I also think that the specification of the lease should be built into the structure of the data model (though I also think it must include a mechanism that allows administrators to override, eg, with xPath metadata). One way to do this would be by adding an element to the complex types that tell us about the privacy components of its subordinates which, in turn, have such an element, too. Perhaps a sort of inline CSS for privacy.

Filtering/redaction should, I think, be considered a ubiquitous part of the rendering system, with the definition of rendering expanded to include processing the data for transmission to another system. That is, the lease should be considered the essence of the privacy regime and the fact of filtering/redacting *one* of the ways that systems respond.

A use case that exemplifies my thinking says... A system receives an object that includes sensitive data that it is allowed to have. Some bonehead thinks, "I have this and am allowed to do what I need to do." Then he or she grabs the object and transmits it to someone else. The software tool that unpacks that received object for viewing by the recipient should be able to look at the privacy data implicit in the object and say to itself, "Holy Cow!!, my user is not X. I will only show him or her the stuff that is allowed." The privacy regime should be built to be as robust as possible against errors including helping systems to prevent violations even if someone else did a bad thing.
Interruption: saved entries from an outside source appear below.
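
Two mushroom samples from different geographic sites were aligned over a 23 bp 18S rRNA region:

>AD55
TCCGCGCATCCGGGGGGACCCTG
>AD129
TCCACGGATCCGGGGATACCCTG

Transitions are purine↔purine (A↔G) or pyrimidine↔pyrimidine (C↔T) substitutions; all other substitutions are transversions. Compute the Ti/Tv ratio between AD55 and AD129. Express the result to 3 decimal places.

Mismatches occur at site 4 (G→A, transition), site 7 (C→G, transversion), site 16 (G→A, transition), site 17 (G→T, transversion).
Of the 4 differences, 2 transitions and 2 transversions, so Ti/Tv = 2/2 = 1.000.

1.000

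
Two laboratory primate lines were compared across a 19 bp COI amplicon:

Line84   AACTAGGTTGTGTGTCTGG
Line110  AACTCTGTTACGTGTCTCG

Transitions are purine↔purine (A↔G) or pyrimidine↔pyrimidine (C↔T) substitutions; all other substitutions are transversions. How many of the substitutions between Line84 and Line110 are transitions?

2

The sequences differ at positions 5 (A/C, transversion), 6 (G/T, transversion), 10 (G/A, transition), 11 (T/C, transition), 18 (G/C, transversion).
Of the 5 differences, 2 transitions and 3 transversions, so the answer is 2.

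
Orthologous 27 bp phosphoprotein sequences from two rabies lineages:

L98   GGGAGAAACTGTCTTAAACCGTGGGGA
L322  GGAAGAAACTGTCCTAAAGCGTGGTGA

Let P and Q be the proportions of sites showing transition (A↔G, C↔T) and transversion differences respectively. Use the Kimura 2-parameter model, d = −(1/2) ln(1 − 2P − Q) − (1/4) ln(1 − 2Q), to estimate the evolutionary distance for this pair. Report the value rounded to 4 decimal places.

Mismatches occur at site 3 (G/A, transition), site 14 (T/C, transition), site 19 (C/G, transversion), site 25 (G/T, transversion).
Of the 4 differences, 2 transitions and 2 transversions over 27 sites: P = 2/27 = 0.074074, Q = 2/27 = 0.074074.
d = −0.5·ln(0.777778) − 0.25·ln(0.851852) = −0.5·(-0.251314) − 0.25·(-0.160342) = 0.1657.

0.1657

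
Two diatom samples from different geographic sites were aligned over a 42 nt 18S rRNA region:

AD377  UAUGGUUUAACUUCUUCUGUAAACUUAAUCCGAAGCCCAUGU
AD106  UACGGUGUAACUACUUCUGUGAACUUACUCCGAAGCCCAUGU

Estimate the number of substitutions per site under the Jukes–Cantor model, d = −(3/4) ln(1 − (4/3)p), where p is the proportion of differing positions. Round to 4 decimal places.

Mismatches occur at site 3 (U↔C), site 7 (U↔G), site 13 (U↔A), site 21 (A↔G), site 28 (A↔C).
p = 5/42 = 0.119048.
d = −0.75 · ln(1 − (4/3)·0.119048) = −0.75 · ln(0.841269) = −0.75 · (-0.172844) = 0.1296.

0.1296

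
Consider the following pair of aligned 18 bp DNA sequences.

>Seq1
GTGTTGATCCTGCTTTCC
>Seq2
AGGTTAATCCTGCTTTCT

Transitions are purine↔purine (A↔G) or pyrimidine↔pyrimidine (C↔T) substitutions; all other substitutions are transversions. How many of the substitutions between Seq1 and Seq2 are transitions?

Differing sites — 1:G/A (Ti); 2:T/G (Tv); 6:G/A (Ti); 18:C/T (Ti).
Of the 4 differences, 3 transitions and 1 transversion, so the answer is 3.

3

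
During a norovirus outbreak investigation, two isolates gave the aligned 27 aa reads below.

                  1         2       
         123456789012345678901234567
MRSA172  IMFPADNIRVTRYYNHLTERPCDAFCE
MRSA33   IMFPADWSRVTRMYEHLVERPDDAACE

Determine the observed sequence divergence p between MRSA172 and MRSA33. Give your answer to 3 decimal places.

Mismatches occur at site 7 (N/W), site 8 (I/S), site 13 (Y/M), site 15 (N/E), site 18 (T/V), site 22 (C/D), site 25 (F/A).
There are 7 differences over 27 sites, so p = 7/27 = 0.259.

0.259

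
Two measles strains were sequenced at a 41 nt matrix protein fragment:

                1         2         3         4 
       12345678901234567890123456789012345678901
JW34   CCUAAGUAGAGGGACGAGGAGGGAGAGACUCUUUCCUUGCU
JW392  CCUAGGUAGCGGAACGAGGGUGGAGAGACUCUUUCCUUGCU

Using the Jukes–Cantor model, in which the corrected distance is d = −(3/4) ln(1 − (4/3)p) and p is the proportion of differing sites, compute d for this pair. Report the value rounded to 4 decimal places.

Differing sites — 5:A/G; 10:A/C; 13:G/A; 20:A/G; 21:G/U.
p = 5/41 = 0.121951.
d = −0.75 · ln(1 − (4/3)·0.121951) = −0.75 · ln(0.837399) = −0.75 · (-0.177455) = 0.1331.

0.1331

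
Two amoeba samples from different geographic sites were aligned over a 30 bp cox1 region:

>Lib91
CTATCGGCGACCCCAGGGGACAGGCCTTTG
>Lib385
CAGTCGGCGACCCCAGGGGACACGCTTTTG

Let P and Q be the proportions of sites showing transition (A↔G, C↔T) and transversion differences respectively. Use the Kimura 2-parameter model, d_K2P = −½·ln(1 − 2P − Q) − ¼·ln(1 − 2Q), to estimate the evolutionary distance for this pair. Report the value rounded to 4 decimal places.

0.1473

Mismatches occur at site 2 (T/A, transversion), site 3 (A/G, transition), site 23 (G/C, transversion), site 26 (C/T, transition).
Of the 4 differences, 2 transitions and 2 transversions over 30 sites: P = 2/30 = 0.066667, Q = 2/30 = 0.066667.
d = −0.5·ln(0.799999) − 0.25·ln(0.866666) = −0.5·(-0.223145) − 0.25·(-0.143102) = 0.1473.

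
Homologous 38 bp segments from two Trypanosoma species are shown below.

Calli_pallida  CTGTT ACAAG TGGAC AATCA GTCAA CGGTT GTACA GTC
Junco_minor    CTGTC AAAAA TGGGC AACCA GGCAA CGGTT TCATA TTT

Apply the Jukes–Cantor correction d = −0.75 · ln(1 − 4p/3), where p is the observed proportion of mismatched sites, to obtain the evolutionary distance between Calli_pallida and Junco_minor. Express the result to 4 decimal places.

Mismatches occur at site 5 (T↔C), site 7 (C↔A), site 10 (G↔A), site 14 (A↔G), site 18 (T↔C), site 22 (T↔G), site 31 (G↔T), site 32 (T↔C), site 34 (C↔T), site 36 (G↔T), site 38 (C↔T).
p = 11/38 = 0.289474.
d = −0.75 · ln(1 − (4/3)·0.289474) = −0.75 · ln(0.614035) = −0.75 · (-0.487703) = 0.3658.

0.3658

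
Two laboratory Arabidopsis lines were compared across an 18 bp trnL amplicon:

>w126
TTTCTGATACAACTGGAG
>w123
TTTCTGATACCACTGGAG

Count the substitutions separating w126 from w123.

1

The sequences differ at position 11 (A/C).
That gives 1 mismatch out of 18 aligned sites, so the Hamming distance is 1.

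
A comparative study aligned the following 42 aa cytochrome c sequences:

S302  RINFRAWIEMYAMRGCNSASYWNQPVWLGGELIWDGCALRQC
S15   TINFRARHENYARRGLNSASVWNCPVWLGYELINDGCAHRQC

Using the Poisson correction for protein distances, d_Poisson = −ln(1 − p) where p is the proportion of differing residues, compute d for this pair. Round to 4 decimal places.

The sequences differ at positions 1 (R/T), 7 (W/R), 8 (I/H), 10 (M/N), 13 (M/R), 16 (C/L), 21 (Y/V), 24 (Q/C), 30 (G/Y), 34 (W/N), 39 (L/H).
p = 11/42 = 0.261905.
d = −ln(1 − 0.261905) = −ln(0.738095) = 0.3037.

0.3037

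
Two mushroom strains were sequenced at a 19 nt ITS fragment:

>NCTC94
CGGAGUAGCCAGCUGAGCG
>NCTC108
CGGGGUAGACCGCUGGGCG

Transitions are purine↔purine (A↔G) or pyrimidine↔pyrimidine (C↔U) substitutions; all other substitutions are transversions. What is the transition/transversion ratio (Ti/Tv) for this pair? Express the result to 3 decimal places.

1.000

Mismatches occur at site 4 (A↔G, transition), site 9 (C↔A, transversion), site 11 (A↔C, transversion), site 16 (A↔G, transition).
Of the 4 differences, 2 transitions and 2 transversions, so Ti/Tv = 2/2 = 1.000.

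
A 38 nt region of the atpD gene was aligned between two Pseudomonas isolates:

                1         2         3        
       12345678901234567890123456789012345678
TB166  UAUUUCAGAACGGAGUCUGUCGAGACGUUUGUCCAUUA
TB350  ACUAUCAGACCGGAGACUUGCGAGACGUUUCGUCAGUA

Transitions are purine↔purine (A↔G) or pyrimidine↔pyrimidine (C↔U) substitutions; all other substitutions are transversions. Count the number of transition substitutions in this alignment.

1

Mismatches occur at site 1 (U/A, transversion), site 2 (A/C, transversion), site 4 (U/A, transversion), site 10 (A/C, transversion), site 16 (U/A, transversion), site 19 (G/U, transversion), site 20 (U/G, transversion), site 31 (G/C, transversion), site 32 (U/G, transversion), site 33 (C/U, transition), site 36 (U/G, transversion).
Of the 11 differences, 1 transition and 10 transversions, so the answer is 1.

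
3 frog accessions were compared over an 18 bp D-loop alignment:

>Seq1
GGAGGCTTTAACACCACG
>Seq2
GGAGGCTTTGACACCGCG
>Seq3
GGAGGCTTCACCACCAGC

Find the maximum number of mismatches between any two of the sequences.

6

Pairwise Hamming distances:
  Seq1 vs Seq2: 2
  Seq1 vs Seq3: 4
  Seq2 vs Seq3: 6
The largest is 6, between Seq2 and Seq3.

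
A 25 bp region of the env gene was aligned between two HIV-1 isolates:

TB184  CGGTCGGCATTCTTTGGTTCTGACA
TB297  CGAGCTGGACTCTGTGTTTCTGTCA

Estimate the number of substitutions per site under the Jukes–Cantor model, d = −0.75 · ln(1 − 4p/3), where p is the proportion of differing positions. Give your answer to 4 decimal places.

Mismatches occur at site 3 (G→A), site 4 (T→G), site 6 (G→T), site 8 (C→G), site 10 (T→C), site 14 (T→G), site 17 (G→T), site 23 (A→T).
p = 8/25 = 0.320000.
d = −0.75 · ln(1 − (4/3)·0.320000) = −0.75 · ln(0.573333) = −0.75 · (-0.556289) = 0.4172.

0.4172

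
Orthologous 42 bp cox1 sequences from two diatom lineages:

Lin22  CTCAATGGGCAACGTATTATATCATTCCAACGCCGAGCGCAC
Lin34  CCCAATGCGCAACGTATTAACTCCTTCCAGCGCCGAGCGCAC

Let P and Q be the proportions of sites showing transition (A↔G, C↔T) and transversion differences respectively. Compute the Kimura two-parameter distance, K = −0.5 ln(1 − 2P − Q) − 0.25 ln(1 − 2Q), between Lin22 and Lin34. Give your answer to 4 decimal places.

0.1585

The sequences differ at positions 2 (T/C, transition), 8 (G/C, transversion), 20 (T/A, transversion), 21 (A/C, transversion), 24 (A/C, transversion), 30 (A/G, transition).
Of the 6 differences, 2 transitions and 4 transversions over 42 sites: P = 2/42 = 0.047619, Q = 4/42 = 0.095238.
d = −0.5·ln(0.809524) − 0.25·ln(0.809524) = −0.5·(-0.211309) − 0.25·(-0.211309) = 0.1585.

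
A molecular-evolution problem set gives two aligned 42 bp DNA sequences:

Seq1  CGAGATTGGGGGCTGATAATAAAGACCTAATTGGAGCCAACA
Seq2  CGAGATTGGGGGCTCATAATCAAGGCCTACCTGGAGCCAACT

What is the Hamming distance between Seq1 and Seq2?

Mismatches occur at site 15 (G/C), site 21 (A/C), site 25 (A/G), site 30 (A/C), site 31 (T/C), site 42 (A/T).
That gives 6 mismatches out of 42 aligned sites, so the Hamming distance is 6.

6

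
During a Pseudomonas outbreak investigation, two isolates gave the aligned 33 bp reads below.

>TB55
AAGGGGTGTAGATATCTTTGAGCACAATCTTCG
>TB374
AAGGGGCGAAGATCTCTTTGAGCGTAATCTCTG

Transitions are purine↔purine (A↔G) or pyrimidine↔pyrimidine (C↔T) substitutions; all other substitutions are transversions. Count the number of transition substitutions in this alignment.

5

The sequences differ at positions 7 (T/C, transition), 9 (T/A, transversion), 14 (A/C, transversion), 24 (A/G, transition), 25 (C/T, transition), 31 (T/C, transition), 32 (C/T, transition).
Of the 7 differences, 5 transitions and 2 transversions, so the answer is 5.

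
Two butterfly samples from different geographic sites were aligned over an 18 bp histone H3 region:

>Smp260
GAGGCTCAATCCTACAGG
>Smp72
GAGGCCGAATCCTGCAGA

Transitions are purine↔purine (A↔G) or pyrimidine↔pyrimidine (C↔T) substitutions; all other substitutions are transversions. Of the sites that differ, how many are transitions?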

The current perspective being applied in much of this conversation focuses inwardly. The lease proposed by Jon (and I apologize if this is too blunt and hope you are sincere about this being a strawman) talks only about how to protect himself as the operator of a system from violating the rules. A good privacy regime should be above those concerns and provide the information that lets him –and everyone else– protect themselves.

Which is to say that the lease and the information it conveys should allow Jon to say, "I have to filter," but it should also allow the system that receives the data (and the ones after that) also to decide what it should do.